Apparently, we became valuable as soon as they realized we were actually leaving.
Sure, they eventually did the “right” thing. However, the road to get there left us exasperated.
The network extender now sitting in my office isn’t a reminder of how that company valued our relationship. It is instead a reminder of the fight we had to have with them to fix their service issues.
Of the many things customers ask of us, few are more crucial than simply being able to trust we will always treat them fairly…without needing to be forced or argued into it.
How will you show your own customers you are looking out for them this week?
I had to laugh at myself just a little last weekend when I realized that I had become engrossed in a documentary on the Nashville music scene. I joke with friends that liking classic country music does not mean you are old.
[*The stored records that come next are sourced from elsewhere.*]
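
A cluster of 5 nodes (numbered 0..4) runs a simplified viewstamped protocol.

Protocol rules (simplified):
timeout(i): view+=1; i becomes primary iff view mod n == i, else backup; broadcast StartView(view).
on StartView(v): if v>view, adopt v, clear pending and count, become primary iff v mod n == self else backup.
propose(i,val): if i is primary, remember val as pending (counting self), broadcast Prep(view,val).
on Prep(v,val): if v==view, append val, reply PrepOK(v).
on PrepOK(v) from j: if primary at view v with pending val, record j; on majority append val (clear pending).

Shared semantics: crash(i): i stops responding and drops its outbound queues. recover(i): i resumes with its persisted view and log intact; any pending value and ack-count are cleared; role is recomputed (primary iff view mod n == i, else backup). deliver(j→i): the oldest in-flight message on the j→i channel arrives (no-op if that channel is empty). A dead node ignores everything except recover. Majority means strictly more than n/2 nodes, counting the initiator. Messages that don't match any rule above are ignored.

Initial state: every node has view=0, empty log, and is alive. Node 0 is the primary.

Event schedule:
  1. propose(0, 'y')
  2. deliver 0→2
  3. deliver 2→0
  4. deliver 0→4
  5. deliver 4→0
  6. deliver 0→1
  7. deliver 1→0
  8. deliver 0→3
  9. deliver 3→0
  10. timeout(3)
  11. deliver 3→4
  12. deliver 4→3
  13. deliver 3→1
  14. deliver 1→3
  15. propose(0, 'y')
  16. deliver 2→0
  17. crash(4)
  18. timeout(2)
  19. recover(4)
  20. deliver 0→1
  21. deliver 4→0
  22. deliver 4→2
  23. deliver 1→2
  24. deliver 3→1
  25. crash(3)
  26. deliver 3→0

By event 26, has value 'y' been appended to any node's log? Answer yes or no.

e1 propose(0,'y'): ·
e2 deliver 0→2: 2[back,v=0,y]
e3 deliver 2→0: ·
e4 deliver 0→4: 4[back,v=0,y]
e5 deliver 4→0: 0[prim,v=0,y]
e6 deliver 0→1: 1[back,v=0,y]
e7 deliver 1→0: ·
e8 deliver 0→3: 3[back,v=0,y]
e9 deliver 3→0: ·
e10 timeout(3): 3[back,v=1,y]
e11 deliver 3→4: 4[back,v=1,y]
e12 deliver 4→3: ·
e13 deliver 3→1: 1[prim,v=1,y]
e14 deliver 1→3: ·
e15 propose(0,'y'): ·
e16 deliver 2→0: ·
e17 crash(4): 4[✗back,v=1,y]
e18 timeout(2): 2[back,v=1,y]
e19 recover(4): 4[back,v=1,y]
e20 deliver 0→1: ·
e21 deliver 4→0: ·
e22 deliver 4→2: ·
e23 deliver 1→2: ·
e24 deliver 3→1: ·
e25 crash(3): 3[✗back,v=1,y]
e26 deliver 3→0: ·

yes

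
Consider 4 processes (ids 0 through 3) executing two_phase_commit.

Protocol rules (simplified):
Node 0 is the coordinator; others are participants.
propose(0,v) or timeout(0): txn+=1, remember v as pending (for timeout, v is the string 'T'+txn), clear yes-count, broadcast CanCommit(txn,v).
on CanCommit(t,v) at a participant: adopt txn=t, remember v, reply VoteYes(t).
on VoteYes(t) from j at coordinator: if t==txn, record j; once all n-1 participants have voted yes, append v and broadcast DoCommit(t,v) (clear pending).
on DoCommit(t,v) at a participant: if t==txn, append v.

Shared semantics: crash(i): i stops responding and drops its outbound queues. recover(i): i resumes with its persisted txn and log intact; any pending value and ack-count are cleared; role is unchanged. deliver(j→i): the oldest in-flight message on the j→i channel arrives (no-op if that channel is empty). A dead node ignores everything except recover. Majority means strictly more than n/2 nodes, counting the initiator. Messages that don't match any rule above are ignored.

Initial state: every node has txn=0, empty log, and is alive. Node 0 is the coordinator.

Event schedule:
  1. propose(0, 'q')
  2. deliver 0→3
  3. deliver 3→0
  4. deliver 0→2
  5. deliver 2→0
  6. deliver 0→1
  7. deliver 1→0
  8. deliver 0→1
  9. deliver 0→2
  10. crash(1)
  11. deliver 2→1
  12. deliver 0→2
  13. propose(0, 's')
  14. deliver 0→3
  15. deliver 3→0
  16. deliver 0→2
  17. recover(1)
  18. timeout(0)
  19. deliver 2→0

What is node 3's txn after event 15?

1

[1] propose(0,'q') → N0(coor t1 [-])
[2] deliver 0→3 → N3(part t1 [-])
[3] deliver 3→0 → ∅
[4] deliver 0→2 → N2(part t1 [-])
[5] deliver 2→0 → ∅
[6] deliver 0→1 → N1(part t1 [-])
[7] deliver 1→0 → N0(coor t1 [q])
[8] deliver 0→1 → N1(part t1 [q])
[9] deliver 0→2 → N2(part t1 [q])
[10] crash(1) → N1(✗part t1 [q])
[11] deliver 2→1 → ∅
[12] deliver 0→2 → ∅
[13] propose(0,'s') → N0(coor t2 [q])
[14] deliver 0→3 → N3(part t1 [q])
[15] deliver 3→0 → ∅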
But you can probably see old from where you’re standing.
This particular documentary talked about Nashville’s country music roots and the eclectic music scene that has exploded over the past decade or so. I found the stories of musicians from very diverse genres influencing each other fascinating.
However, I thought a comment from country musician Keith Urban was particularly educational and maybe even motivational. He said that when he arrived in Nashville years back, he truly discovered that it was a “guitar town.”
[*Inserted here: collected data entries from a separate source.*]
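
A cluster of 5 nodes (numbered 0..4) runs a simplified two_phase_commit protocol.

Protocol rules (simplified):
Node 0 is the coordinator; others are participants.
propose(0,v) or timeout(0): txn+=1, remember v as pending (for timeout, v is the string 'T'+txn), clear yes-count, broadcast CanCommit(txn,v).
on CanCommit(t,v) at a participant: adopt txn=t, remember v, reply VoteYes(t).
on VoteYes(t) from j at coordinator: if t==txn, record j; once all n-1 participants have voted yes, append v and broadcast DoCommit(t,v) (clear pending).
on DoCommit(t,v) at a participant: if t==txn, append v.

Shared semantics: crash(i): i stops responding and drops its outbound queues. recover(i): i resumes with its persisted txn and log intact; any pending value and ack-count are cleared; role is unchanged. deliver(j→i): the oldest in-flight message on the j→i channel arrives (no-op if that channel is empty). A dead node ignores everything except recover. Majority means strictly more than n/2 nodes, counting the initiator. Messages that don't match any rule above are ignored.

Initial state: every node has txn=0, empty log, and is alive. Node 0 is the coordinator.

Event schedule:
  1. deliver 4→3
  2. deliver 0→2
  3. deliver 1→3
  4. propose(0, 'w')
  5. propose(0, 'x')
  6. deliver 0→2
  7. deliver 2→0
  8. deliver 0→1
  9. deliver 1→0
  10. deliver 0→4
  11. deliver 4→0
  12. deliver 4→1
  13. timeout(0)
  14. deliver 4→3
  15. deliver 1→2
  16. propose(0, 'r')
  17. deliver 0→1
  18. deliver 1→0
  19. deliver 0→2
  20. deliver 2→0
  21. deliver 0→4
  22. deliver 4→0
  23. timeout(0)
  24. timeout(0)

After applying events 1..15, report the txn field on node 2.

1

[1] deliver 4→3 → ∅
[2] deliver 0→2 → ∅
[3] deliver 1→3 → ∅
[4] propose(0,'w') → N0(coor t1 [-])
[5] propose(0,'x') → N0(coor t2 [-])
[6] deliver 0→2 → N2(part t1 [-])
[7] deliver 2→0 → ∅
[8] deliver 0→1 → N1(part t1 [-])
[9] deliver 1→0 → ∅
[10] deliver 0→4 → N4(part t1 [-])
[11] deliver 4→0 → ∅
[12] deliver 4→1 → ∅
[13] timeout(0) → N0(coor t3 [-])
[14] deliver 4→3 → ∅
[15] deliver 1→2 → ∅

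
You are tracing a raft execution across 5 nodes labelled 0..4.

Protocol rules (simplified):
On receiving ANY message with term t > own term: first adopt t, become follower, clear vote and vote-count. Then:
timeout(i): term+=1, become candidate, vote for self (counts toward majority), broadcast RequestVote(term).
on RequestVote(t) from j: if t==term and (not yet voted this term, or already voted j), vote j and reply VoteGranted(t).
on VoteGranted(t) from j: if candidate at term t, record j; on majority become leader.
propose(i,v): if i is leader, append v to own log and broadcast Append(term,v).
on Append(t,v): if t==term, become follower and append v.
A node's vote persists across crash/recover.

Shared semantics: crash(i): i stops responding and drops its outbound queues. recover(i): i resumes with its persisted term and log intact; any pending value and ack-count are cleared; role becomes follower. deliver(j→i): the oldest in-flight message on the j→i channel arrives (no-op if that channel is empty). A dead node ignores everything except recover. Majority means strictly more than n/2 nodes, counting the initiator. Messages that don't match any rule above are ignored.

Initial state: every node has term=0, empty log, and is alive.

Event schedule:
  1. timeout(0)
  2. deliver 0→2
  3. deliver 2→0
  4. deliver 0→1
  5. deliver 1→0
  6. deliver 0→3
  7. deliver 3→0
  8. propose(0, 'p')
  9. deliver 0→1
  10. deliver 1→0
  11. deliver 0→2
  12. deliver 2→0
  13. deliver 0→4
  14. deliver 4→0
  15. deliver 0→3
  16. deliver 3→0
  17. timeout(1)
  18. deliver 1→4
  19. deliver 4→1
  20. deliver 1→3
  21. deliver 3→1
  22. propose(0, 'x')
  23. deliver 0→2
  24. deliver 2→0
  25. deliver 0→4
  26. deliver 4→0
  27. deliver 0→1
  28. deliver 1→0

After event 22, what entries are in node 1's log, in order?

p

step 1 timeout(0): 0={cand,t=1,log=-}
step 2 deliver 0→2: 2={foll,t=1,log=-}
step 3 deliver 2→0: —
step 4 deliver 0→1: 1={foll,t=1,log=-}
step 5 deliver 1→0: 0={lead,t=1,log=-}
step 6 deliver 0→3: 3={foll,t=1,log=-}
step 7 deliver 3→0: —
step 8 propose(0,'p'): 0={lead,t=1,log=p}
step 9 deliver 0→1: 1={foll,t=1,log=p}
step 10 deliver 1→0: —
step 11 deliver 0→2: 2={foll,t=1,log=p}
step 12 deliver 2→0: —
step 13 deliver 0→4: 4={foll,t=1,log=-}
step 14 deliver 4→0: —
step 15 deliver 0→3: 3={foll,t=1,log=p}
step 16 deliver 3→0: —
step 17 timeout(1): 1={cand,t=2,log=p}
step 18 deliver 1→4: 4={foll,t=2,log=-}
step 19 deliver 4→1: —
step 20 deliver 1→3: 3={foll,t=2,log=p}
step 21 deliver 3→1: 1={lead,t=2,log=p}
step 22 propose(0,'x'): 0={lead,t=1,log=p,x}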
He explained that there were more talented guitar players in Nashville than he could have ever imagined.
Urban arrived confident in his talents. Yet he explained, “I had to improve my game if I was going to make it here. Everyone is just so good.”
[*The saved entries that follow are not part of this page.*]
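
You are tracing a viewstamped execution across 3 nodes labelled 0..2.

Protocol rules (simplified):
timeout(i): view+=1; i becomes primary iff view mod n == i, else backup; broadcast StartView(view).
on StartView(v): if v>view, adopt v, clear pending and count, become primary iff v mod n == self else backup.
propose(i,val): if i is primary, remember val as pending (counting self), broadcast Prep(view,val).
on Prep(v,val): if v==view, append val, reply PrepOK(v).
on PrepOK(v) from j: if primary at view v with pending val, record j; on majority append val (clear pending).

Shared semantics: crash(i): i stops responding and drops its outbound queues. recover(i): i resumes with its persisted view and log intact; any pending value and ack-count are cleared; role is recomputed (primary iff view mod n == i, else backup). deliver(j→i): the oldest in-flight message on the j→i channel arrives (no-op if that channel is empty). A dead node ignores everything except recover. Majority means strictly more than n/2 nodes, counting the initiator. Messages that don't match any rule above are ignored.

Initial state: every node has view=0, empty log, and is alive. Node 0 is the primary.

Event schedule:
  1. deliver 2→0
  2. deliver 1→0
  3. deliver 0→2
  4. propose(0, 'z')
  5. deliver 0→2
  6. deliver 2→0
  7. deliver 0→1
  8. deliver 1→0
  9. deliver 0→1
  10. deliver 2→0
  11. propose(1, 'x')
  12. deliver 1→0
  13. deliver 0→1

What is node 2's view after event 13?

0

step 1 deliver 2→0: —
step 2 deliver 1→0: —
step 3 deliver 0→2: —
step 4 propose(0,'z'): —
step 5 deliver 0→2: 2={back,v=0,log=z}
step 6 deliver 2→0: 0={prim,v=0,log=z}
step 7 deliver 0→1: 1={back,v=0,log=z}
step 8 deliver 1→0: —
step 9 deliver 0→1: —
step 10 deliver 2→0: —
step 11 propose(1,'x'): —
step 12 deliver 1→0: —
step 13 deliver 0→1: —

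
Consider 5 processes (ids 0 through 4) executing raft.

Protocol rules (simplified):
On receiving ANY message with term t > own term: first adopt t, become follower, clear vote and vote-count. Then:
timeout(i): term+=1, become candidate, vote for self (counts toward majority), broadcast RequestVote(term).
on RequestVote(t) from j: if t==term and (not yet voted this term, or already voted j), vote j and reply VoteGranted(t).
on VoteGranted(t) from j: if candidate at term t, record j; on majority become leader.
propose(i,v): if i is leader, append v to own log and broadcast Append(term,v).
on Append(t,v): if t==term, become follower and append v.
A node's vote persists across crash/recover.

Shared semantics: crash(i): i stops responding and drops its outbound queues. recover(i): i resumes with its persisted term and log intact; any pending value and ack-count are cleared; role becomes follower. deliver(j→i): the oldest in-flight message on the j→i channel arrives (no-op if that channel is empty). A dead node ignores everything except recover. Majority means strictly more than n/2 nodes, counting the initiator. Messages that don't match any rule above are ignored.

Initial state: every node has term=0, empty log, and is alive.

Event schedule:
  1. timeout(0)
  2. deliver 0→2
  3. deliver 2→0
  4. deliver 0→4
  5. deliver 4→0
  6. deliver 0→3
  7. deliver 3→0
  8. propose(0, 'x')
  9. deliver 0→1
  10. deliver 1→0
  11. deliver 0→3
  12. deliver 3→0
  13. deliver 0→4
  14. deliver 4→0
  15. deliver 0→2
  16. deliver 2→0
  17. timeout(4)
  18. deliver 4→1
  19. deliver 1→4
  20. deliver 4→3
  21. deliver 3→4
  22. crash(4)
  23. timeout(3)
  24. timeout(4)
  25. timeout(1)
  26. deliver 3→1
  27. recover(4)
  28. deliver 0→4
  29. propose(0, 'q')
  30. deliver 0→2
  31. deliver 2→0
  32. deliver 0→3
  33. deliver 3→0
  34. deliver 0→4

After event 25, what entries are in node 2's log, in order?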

It reminded me a conversation I had with friends while in New Orleans recently. You simply cannot keep even a hole-in-the-wall restaurant open in that city if you aren’t a great chef (or employer of one).
The culinary talent level in that city creates an environment in which either your restaurant will be really good or it will be really gone.
I’ve long encouraged senior managers to look for ways to leverage the successes of their top producers to inspire their peers. When top producers are just faceless names on top of a report, folks ranked “with the pack” too often attribute others’ successes to better markets, luck, or even cheating.
Do some folks get lucky? Of course they do. But the amount of “luck” top producers find is highly correlated with the amount of work they’re putting in.
The best guitar players in Nashville and chefs in New Orleans are undoubtedly “naturally” talented. The most successful ones, however, have work/practice ethics and networking habits that separate them from the pack.
How often, and in how many ways, are your team members interacting with top producing peers? Strive for opportunities that allow your top producers to teach and motivate by example.
Even if in casual and unstructured settings, interacting with top performers tends to improve everyone’s game.